Banks grooming kids for credit
The head of a parliamentary committee investigating credit card fees fears Australian children are being groomed by banks hoping to cash in on their spending later in life.
Labor’s Sam Dastyari says while children should have bank accounts, they should not be taught about finances by banking institutions.
The senator said his committee has been shown evidence that banks are sending credit card offers to people as soon as they turn 18.
Times had changed from the days when government-run financial institutions taught children about saving with initiatives like Dollarmite accounts.
“We live in a world of data, and now you’re having data that is being developed from kids as young as five that go into databases that allow them to build profiles,” Senator Dastyari told ABC radio on Friday.
He wants financial literacy to be taught by educators and regulators such as the government-funded Australia Securities and Investments Commission.
The Senate economics references committee has been looking into what the senator believes are “record high” credit card fees and how to put downward pressure on those charges.

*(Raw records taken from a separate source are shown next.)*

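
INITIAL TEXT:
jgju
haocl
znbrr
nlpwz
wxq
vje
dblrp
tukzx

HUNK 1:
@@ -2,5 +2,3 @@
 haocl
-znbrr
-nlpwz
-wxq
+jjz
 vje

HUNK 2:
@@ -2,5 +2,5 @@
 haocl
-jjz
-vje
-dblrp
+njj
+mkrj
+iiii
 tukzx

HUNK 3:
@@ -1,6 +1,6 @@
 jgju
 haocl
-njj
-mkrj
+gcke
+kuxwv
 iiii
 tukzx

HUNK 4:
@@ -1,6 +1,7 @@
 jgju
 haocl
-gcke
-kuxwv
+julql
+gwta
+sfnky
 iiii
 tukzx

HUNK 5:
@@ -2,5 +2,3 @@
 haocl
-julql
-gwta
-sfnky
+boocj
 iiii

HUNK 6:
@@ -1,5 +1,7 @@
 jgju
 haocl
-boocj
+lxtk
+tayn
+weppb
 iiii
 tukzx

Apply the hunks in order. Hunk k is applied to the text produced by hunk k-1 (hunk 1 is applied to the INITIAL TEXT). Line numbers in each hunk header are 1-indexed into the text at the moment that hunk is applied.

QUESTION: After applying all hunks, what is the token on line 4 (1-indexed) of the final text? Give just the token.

Hunk 1: at line 2 remove [znbrr,nlpwz,wxq] add [jjz] -> 6 lines: jgju haocl jjz vje dblrp tukzx
Hunk 2: at line 2 remove [jjz,vje,dblrp] add [njj,mkrj,iiii] -> 6 lines: jgju haocl njj mkrj iiii tukzx
Hunk 3: at line 1 remove [njj,mkrj] add [gcke,kuxwv] -> 6 lines: jgju haocl gcke kuxwv iiii tukzx
Hunk 4: at line 1 remove [gcke,kuxwv] add [julql,gwta,sfnky] -> 7 lines: jgju haocl julql gwta sfnky iiii tukzx
Hunk 5: at line 2 remove [julql,gwta,sfnky] add [boocj] -> 5 lines: jgju haocl boocj iiii tukzx
Hunk 6: at line 1 remove [boocj] add [lxtk,tayn,weppb] -> 7 lines: jgju haocl lxtk tayn weppb iiii tukzx
Final line 4: tayn

Answer: tayn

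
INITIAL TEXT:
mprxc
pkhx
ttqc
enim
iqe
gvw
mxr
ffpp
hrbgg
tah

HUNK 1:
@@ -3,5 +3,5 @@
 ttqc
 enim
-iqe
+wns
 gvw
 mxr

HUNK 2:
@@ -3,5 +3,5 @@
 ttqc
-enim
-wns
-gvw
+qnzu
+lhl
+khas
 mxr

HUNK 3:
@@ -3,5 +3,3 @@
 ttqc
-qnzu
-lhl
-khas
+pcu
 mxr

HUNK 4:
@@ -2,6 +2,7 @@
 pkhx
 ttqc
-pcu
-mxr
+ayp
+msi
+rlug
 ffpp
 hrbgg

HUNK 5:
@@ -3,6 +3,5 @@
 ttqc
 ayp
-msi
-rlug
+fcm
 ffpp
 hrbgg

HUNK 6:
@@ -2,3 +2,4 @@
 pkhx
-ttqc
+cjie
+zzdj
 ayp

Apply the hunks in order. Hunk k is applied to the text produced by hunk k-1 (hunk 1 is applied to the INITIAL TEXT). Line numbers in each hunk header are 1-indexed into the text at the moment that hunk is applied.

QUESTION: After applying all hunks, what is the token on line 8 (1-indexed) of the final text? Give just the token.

Answer: hrbgg

Derivation:
Hunk 1: at line 3 remove [iqe] add [wns] -> 10 lines: mprxc pkhx ttqc enim wns gvw mxr ffpp hrbgg tah
Hunk 2: at line 3 remove [enim,wns,gvw] add [qnzu,lhl,khas] -> 10 lines: mprxc pkhx ttqc qnzu lhl khas mxr ffpp hrbgg tah
Hunk 3: at line 3 remove [qnzu,lhl,khas] add [pcu] -> 8 lines: mprxc pkhx ttqc pcu mxr ffpp hrbgg tah
Hunk 4: at line 2 remove [pcu,mxr] add [ayp,msi,rlug] -> 9 lines: mprxc pkhx ttqc ayp msi rlug ffpp hrbgg tah
Hunk 5: at line 3 remove [msi,rlug] add [fcm] -> 8 lines: mprxc pkhx ttqc ayp fcm ffpp hrbgg tah
Hunk 6: at line 2 remove [ttqc] add [cjie,zzdj] -> 9 lines: mprxc pkhx cjie zzdj ayp fcm ffpp hrbgg tah
Final line 8: hrbgg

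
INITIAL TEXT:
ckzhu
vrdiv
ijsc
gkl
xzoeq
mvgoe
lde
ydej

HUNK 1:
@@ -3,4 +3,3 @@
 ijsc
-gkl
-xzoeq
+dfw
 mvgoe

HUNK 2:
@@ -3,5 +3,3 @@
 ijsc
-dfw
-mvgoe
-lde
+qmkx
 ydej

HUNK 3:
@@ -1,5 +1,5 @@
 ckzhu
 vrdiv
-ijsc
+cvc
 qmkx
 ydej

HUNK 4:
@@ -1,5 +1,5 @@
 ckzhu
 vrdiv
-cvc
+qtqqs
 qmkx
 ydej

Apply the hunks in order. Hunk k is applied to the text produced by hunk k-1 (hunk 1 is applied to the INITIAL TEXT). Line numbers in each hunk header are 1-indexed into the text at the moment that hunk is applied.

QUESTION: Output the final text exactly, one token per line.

Answer: ckzhu
vrdiv
qtqqs
qmkx
ydej

Derivation:
Hunk 1: at line 3 remove [gkl,xzoeq] add [dfw] -> 7 lines: ckzhu vrdiv ijsc dfw mvgoe lde ydej
Hunk 2: at line 3 remove [dfw,mvgoe,lde] add [qmkx] -> 5 lines: ckzhu vrdiv ijsc qmkx ydej
Hunk 3: at line 1 remove [ijsc] add [cvc] -> 5 lines: ckzhu vrdiv cvc qmkx ydej
Hunk 4: at line 1 remove [cvc] add [qtqqs] -> 5 lines: ckzhu vrdiv qtqqs qmkx ydej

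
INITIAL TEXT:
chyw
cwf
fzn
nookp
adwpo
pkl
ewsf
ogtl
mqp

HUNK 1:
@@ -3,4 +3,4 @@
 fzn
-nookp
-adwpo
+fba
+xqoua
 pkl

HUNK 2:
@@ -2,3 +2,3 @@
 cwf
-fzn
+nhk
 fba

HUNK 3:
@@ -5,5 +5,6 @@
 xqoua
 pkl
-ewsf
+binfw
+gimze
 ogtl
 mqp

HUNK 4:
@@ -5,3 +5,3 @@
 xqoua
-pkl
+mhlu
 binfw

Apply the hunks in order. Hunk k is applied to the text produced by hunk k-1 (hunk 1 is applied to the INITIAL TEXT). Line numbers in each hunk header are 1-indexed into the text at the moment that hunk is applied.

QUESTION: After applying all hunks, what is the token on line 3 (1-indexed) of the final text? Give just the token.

Hunk 1: at line 3 remove [nookp,adwpo] add [fba,xqoua] -> 9 lines: chyw cwf fzn fba xqoua pkl ewsf ogtl mqp
Hunk 2: at line 2 remove [fzn] add [nhk] -> 9 lines: chyw cwf nhk fba xqoua pkl ewsf ogtl mqp
Hunk 3: at line 5 remove [ewsf] add [binfw,gimze] -> 10 lines: chyw cwf nhk fba xqoua pkl binfw gimze ogtl mqp
Hunk 4: at line 5 remove [pkl] add [mhlu] -> 10 lines: chyw cwf nhk fba xqoua mhlu binfw gimze ogtl mqp
Final line 3: nhk

Answer: nhk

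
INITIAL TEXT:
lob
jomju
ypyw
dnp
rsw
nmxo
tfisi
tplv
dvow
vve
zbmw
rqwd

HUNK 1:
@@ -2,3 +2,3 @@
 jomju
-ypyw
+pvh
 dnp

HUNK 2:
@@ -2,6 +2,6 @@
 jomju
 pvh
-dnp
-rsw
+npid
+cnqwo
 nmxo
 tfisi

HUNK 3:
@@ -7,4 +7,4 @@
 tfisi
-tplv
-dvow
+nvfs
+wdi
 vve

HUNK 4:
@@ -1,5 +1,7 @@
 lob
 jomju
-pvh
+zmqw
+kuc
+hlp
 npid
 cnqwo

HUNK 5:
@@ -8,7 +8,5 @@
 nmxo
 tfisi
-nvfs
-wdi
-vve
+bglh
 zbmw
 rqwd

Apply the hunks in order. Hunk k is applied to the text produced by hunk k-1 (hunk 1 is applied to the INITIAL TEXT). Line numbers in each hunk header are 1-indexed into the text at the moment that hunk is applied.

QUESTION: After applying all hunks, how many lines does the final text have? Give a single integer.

Hunk 1: at line 2 remove [ypyw] add [pvh] -> 12 lines: lob jomju pvh dnp rsw nmxo tfisi tplv dvow vve zbmw rqwd
Hunk 2: at line 2 remove [dnp,rsw] add [npid,cnqwo] -> 12 lines: lob jomju pvh npid cnqwo nmxo tfisi tplv dvow vve zbmw rqwd
Hunk 3: at line 7 remove [tplv,dvow] add [nvfs,wdi] -> 12 lines: lob jomju pvh npid cnqwo nmxo tfisi nvfs wdi vve zbmw rqwd
Hunk 4: at line 1 remove [pvh] add [zmqw,kuc,hlp] -> 14 lines: lob jomju zmqw kuc hlp npid cnqwo nmxo tfisi nvfs wdi vve zbmw rqwd
Hunk 5: at line 8 remove [nvfs,wdi,vve] add [bglh] -> 12 lines: lob jomju zmqw kuc hlp npid cnqwo nmxo tfisi bglh zbmw rqwd
Final line count: 12

Answer: 12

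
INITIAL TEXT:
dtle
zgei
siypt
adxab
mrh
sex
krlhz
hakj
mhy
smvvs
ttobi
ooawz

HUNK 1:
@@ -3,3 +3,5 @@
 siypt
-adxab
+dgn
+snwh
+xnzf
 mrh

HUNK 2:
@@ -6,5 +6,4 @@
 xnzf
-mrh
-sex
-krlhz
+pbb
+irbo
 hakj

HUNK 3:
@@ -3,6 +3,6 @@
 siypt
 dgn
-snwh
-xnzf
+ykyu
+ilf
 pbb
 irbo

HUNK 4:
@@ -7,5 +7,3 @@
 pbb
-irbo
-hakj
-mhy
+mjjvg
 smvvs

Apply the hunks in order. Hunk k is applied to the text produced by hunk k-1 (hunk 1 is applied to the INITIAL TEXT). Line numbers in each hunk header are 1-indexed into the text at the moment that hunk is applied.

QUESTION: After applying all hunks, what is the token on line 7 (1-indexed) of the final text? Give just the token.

Answer: pbb

Derivation:
Hunk 1: at line 3 remove [adxab] add [dgn,snwh,xnzf] -> 14 lines: dtle zgei siypt dgn snwh xnzf mrh sex krlhz hakj mhy smvvs ttobi ooawz
Hunk 2: at line 6 remove [mrh,sex,krlhz] add [pbb,irbo] -> 13 lines: dtle zgei siypt dgn snwh xnzf pbb irbo hakj mhy smvvs ttobi ooawz
Hunk 3: at line 3 remove [snwh,xnzf] add [ykyu,ilf] -> 13 lines: dtle zgei siypt dgn ykyu ilf pbb irbo hakj mhy smvvs ttobi ooawz
Hunk 4: at line 7 remove [irbo,hakj,mhy] add [mjjvg] -> 11 lines: dtle zgei siypt dgn ykyu ilf pbb mjjvg smvvs ttobi ooawz
Final line 7: pbb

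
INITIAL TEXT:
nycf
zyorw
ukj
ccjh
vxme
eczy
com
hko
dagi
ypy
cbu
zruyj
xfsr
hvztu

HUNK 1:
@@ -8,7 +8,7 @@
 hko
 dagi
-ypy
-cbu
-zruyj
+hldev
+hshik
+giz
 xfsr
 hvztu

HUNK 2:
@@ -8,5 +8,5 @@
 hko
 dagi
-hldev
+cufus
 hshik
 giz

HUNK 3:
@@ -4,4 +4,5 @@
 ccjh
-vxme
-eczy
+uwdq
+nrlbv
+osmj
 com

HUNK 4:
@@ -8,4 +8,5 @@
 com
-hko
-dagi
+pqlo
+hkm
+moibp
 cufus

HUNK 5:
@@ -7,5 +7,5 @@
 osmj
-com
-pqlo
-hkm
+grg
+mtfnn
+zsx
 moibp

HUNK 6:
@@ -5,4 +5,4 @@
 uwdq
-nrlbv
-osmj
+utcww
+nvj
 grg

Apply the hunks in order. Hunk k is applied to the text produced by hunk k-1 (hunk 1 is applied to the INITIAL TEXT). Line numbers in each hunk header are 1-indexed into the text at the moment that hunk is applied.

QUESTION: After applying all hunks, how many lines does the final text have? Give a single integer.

Answer: 16

Derivation:
Hunk 1: at line 8 remove [ypy,cbu,zruyj] add [hldev,hshik,giz] -> 14 lines: nycf zyorw ukj ccjh vxme eczy com hko dagi hldev hshik giz xfsr hvztu
Hunk 2: at line 8 remove [hldev] add [cufus] -> 14 lines: nycf zyorw ukj ccjh vxme eczy com hko dagi cufus hshik giz xfsr hvztu
Hunk 3: at line 4 remove [vxme,eczy] add [uwdq,nrlbv,osmj] -> 15 lines: nycf zyorw ukj ccjh uwdq nrlbv osmj com hko dagi cufus hshik giz xfsr hvztu
Hunk 4: at line 8 remove [hko,dagi] add [pqlo,hkm,moibp] -> 16 lines: nycf zyorw ukj ccjh uwdq nrlbv osmj com pqlo hkm moibp cufus hshik giz xfsr hvztu
Hunk 5: at line 7 remove [com,pqlo,hkm] add [grg,mtfnn,zsx] -> 16 lines: nycf zyorw ukj ccjh uwdq nrlbv osmj grg mtfnn zsx moibp cufus hshik giz xfsr hvztu
Hunk 6: at line 5 remove [nrlbv,osmj] add [utcww,nvj] -> 16 lines: nycf zyorw ukj ccjh uwdq utcww nvj grg mtfnn zsx moibp cufus hshik giz xfsr hvztu
Final line count: 16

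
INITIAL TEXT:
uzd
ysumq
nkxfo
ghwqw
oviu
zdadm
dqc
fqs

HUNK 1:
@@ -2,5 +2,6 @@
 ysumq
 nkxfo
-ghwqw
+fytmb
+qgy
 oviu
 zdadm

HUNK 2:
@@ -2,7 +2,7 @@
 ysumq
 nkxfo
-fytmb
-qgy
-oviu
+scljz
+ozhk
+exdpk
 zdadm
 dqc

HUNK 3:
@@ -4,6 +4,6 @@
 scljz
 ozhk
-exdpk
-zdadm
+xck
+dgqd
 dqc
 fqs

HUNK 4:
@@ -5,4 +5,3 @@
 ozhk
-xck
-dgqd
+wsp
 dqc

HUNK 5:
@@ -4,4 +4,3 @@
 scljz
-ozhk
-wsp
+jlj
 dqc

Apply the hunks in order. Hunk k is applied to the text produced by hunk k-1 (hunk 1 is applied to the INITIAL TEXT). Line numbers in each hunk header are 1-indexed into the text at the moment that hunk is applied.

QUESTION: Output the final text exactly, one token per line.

Answer: uzd
ysumq
nkxfo
scljz
jlj
dqc
fqs

Derivation:
Hunk 1: at line 2 remove [ghwqw] add [fytmb,qgy] -> 9 lines: uzd ysumq nkxfo fytmb qgy oviu zdadm dqc fqs
Hunk 2: at line 2 remove [fytmb,qgy,oviu] add [scljz,ozhk,exdpk] -> 9 lines: uzd ysumq nkxfo scljz ozhk exdpk zdadm dqc fqs
Hunk 3: at line 4 remove [exdpk,zdadm] add [xck,dgqd] -> 9 lines: uzd ysumq nkxfo scljz ozhk xck dgqd dqc fqs
Hunk 4: at line 5 remove [xck,dgqd] add [wsp] -> 8 lines: uzd ysumq nkxfo scljz ozhk wsp dqc fqs
Hunk 5: at line 4 remove [ozhk,wsp] add [jlj] -> 7 lines: uzd ysumq nkxfo scljz jlj dqc fqs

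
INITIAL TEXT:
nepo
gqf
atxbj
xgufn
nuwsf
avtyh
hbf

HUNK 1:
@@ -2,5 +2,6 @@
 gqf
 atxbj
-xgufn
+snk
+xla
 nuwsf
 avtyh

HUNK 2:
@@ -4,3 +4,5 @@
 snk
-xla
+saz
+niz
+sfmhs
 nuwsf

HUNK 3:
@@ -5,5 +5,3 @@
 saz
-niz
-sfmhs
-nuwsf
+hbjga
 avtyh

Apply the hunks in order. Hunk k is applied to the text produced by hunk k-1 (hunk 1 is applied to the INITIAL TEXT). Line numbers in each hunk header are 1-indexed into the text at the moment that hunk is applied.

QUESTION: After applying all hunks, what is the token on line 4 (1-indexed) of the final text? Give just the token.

Answer: snk

Derivation:
Hunk 1: at line 2 remove [xgufn] add [snk,xla] -> 8 lines: nepo gqf atxbj snk xla nuwsf avtyh hbf
Hunk 2: at line 4 remove [xla] add [saz,niz,sfmhs] -> 10 lines: nepo gqf atxbj snk saz niz sfmhs nuwsf avtyh hbf
Hunk 3: at line 5 remove [niz,sfmhs,nuwsf] add [hbjga] -> 8 lines: nepo gqf atxbj snk saz hbjga avtyh hbf
Final line 4: snk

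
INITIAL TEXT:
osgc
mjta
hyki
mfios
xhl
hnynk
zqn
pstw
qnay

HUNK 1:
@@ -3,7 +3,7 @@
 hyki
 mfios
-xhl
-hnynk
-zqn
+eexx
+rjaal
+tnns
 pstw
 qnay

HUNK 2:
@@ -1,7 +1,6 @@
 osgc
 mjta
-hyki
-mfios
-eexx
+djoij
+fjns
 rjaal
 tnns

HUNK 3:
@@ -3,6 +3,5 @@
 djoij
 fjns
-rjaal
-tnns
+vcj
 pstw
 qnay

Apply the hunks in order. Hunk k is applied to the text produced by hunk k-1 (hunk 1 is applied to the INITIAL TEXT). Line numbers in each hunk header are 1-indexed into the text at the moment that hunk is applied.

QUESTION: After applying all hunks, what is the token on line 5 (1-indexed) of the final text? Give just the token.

Hunk 1: at line 3 remove [xhl,hnynk,zqn] add [eexx,rjaal,tnns] -> 9 lines: osgc mjta hyki mfios eexx rjaal tnns pstw qnay
Hunk 2: at line 1 remove [hyki,mfios,eexx] add [djoij,fjns] -> 8 lines: osgc mjta djoij fjns rjaal tnns pstw qnay
Hunk 3: at line 3 remove [rjaal,tnns] add [vcj] -> 7 lines: osgc mjta djoij fjns vcj pstw qnay
Final line 5: vcj

Answer: vcj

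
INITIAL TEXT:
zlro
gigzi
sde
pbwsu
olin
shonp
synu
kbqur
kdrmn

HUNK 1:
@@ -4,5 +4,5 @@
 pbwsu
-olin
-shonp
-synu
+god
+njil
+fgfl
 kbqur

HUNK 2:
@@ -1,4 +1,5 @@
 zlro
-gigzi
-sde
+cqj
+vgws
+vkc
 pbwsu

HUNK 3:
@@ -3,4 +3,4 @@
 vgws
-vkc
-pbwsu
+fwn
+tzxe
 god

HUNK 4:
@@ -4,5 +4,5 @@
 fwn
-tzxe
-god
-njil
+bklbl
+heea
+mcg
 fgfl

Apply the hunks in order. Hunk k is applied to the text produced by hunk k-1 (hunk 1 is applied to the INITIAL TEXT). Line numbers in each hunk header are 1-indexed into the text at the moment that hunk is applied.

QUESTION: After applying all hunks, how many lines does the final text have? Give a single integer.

Hunk 1: at line 4 remove [olin,shonp,synu] add [god,njil,fgfl] -> 9 lines: zlro gigzi sde pbwsu god njil fgfl kbqur kdrmn
Hunk 2: at line 1 remove [gigzi,sde] add [cqj,vgws,vkc] -> 10 lines: zlro cqj vgws vkc pbwsu god njil fgfl kbqur kdrmn
Hunk 3: at line 3 remove [vkc,pbwsu] add [fwn,tzxe] -> 10 lines: zlro cqj vgws fwn tzxe god njil fgfl kbqur kdrmn
Hunk 4: at line 4 remove [tzxe,god,njil] add [bklbl,heea,mcg] -> 10 lines: zlro cqj vgws fwn bklbl heea mcg fgfl kbqur kdrmn
Final line count: 10

Answer: 10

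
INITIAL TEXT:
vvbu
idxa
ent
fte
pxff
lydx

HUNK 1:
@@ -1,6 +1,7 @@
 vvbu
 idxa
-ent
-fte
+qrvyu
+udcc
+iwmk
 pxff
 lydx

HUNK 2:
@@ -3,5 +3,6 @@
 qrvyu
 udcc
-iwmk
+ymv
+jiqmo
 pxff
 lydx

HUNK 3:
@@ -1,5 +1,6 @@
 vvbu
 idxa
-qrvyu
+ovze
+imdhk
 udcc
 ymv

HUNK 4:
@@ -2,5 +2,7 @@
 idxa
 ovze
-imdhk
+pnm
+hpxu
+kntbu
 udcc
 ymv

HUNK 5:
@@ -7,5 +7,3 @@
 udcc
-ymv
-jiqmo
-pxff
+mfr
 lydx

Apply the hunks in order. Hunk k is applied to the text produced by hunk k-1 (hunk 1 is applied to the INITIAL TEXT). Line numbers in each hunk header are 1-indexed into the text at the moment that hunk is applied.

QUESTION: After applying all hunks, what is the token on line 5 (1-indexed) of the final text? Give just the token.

Answer: hpxu

Derivation:
Hunk 1: at line 1 remove [ent,fte] add [qrvyu,udcc,iwmk] -> 7 lines: vvbu idxa qrvyu udcc iwmk pxff lydx
Hunk 2: at line 3 remove [iwmk] add [ymv,jiqmo] -> 8 lines: vvbu idxa qrvyu udcc ymv jiqmo pxff lydx
Hunk 3: at line 1 remove [qrvyu] add [ovze,imdhk] -> 9 lines: vvbu idxa ovze imdhk udcc ymv jiqmo pxff lydx
Hunk 4: at line 2 remove [imdhk] add [pnm,hpxu,kntbu] -> 11 lines: vvbu idxa ovze pnm hpxu kntbu udcc ymv jiqmo pxff lydx
Hunk 5: at line 7 remove [ymv,jiqmo,pxff] add [mfr] -> 9 lines: vvbu idxa ovze pnm hpxu kntbu udcc mfr lydx
Final line 5: hpxu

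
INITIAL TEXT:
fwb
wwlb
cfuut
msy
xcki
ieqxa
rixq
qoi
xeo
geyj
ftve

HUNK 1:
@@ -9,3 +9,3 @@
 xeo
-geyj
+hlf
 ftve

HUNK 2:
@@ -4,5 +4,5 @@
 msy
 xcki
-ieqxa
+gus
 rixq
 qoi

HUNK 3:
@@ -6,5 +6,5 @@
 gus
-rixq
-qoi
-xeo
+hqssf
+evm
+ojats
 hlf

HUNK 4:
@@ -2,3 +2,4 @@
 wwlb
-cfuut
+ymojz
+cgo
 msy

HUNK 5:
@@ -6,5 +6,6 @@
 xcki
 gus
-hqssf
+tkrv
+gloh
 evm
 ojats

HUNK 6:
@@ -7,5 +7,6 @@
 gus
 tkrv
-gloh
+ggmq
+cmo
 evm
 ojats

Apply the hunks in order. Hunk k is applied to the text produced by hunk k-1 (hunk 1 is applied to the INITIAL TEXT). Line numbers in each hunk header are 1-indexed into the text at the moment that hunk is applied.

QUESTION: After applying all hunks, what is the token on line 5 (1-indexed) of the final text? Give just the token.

Hunk 1: at line 9 remove [geyj] add [hlf] -> 11 lines: fwb wwlb cfuut msy xcki ieqxa rixq qoi xeo hlf ftve
Hunk 2: at line 4 remove [ieqxa] add [gus] -> 11 lines: fwb wwlb cfuut msy xcki gus rixq qoi xeo hlf ftve
Hunk 3: at line 6 remove [rixq,qoi,xeo] add [hqssf,evm,ojats] -> 11 lines: fwb wwlb cfuut msy xcki gus hqssf evm ojats hlf ftve
Hunk 4: at line 2 remove [cfuut] add [ymojz,cgo] -> 12 lines: fwb wwlb ymojz cgo msy xcki gus hqssf evm ojats hlf ftve
Hunk 5: at line 6 remove [hqssf] add [tkrv,gloh] -> 13 lines: fwb wwlb ymojz cgo msy xcki gus tkrv gloh evm ojats hlf ftve
Hunk 6: at line 7 remove [gloh] add [ggmq,cmo] -> 14 lines: fwb wwlb ymojz cgo msy xcki gus tkrv ggmq cmo evm ojats hlf ftve
Final line 5: msy

Answer: msy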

“The gap between (the cash rate) and what it actually costs to pay interest is now at a record level,” he said.
Senator Dastyari believes there are several potential solutions, including lowering barriers to transfer credit cards between institutions.
Australians should have more control over their card numbers in the same way telecommunications companies allow customers to carry their phone numbers across providers, he said.
Changing credit cards was not as easy as it should be, Senator Dastyari said.
“You’re more likely to leave your partner than your bank.”
The committee is also looking at whether it’s possible to limit the amount of profit banks can make from money-lending debt.